The report also showed that the burning of coal by Zimbabwe Power Company (ZPC) emits pollutants such as matter (PM) and ground-level ozone (O3) — the key ingredients of smog – along with nitrogen oxides (NOx), sulphur oxides (SOx), volatile organic compounds (VOCs) and carbon monoxide (CO).

“…The air in Hwange is heavily polluted and this has serious health impacts on the community…similar concerns about water pollution on Deka River by the mining companies that discharge effluent into the water body, killing livestock and fish downstream.”

CNRG also said other “studies have shown that living near coal combustion power plants is associated with fatal health risks – in the form of lung, laryngeal and bladder cancer. Respiratory complaints, increases in non-melanoma skin cancers, still births and miscarriages are also common.”

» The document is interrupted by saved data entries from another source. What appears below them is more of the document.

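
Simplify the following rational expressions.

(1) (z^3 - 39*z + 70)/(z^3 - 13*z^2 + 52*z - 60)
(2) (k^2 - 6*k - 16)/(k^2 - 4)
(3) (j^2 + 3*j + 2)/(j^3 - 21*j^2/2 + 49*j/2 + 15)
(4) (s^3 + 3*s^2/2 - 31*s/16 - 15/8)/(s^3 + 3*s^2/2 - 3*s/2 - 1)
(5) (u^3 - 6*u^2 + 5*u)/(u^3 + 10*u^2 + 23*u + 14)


(1) = (z + 7)/(z - 6)
(2) = (k - 8)/(k - 2)
(3) = (2*j^2 + 6*j + 4)/(2*j^3 - 21*j^2 + 49*j + 30)
(4) = (16*s^2 - 8*s - 15)/(16*s^2 - 8*s - 8)
(5) = (u^3 - 6*u^2 + 5*u)/(u^3 + 10*u^2 + 23*u + 14)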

“Communities that host coal sites need to be sensitized on the Climate Change Response Strategy and National Renewable Energy Policy so they put pressure on the central government to implement the its own renewable energy policies and international commitment,” said CNRG.

Government is not only backing Hwange coal projects, it has also given backing to Zimbabwe’s Rio Energy Ltd’s plans to construct a US$ 3 Billion thermal power plant in Sengwa, Gokwe District, with financial support from China Gezhouba Group Corporation.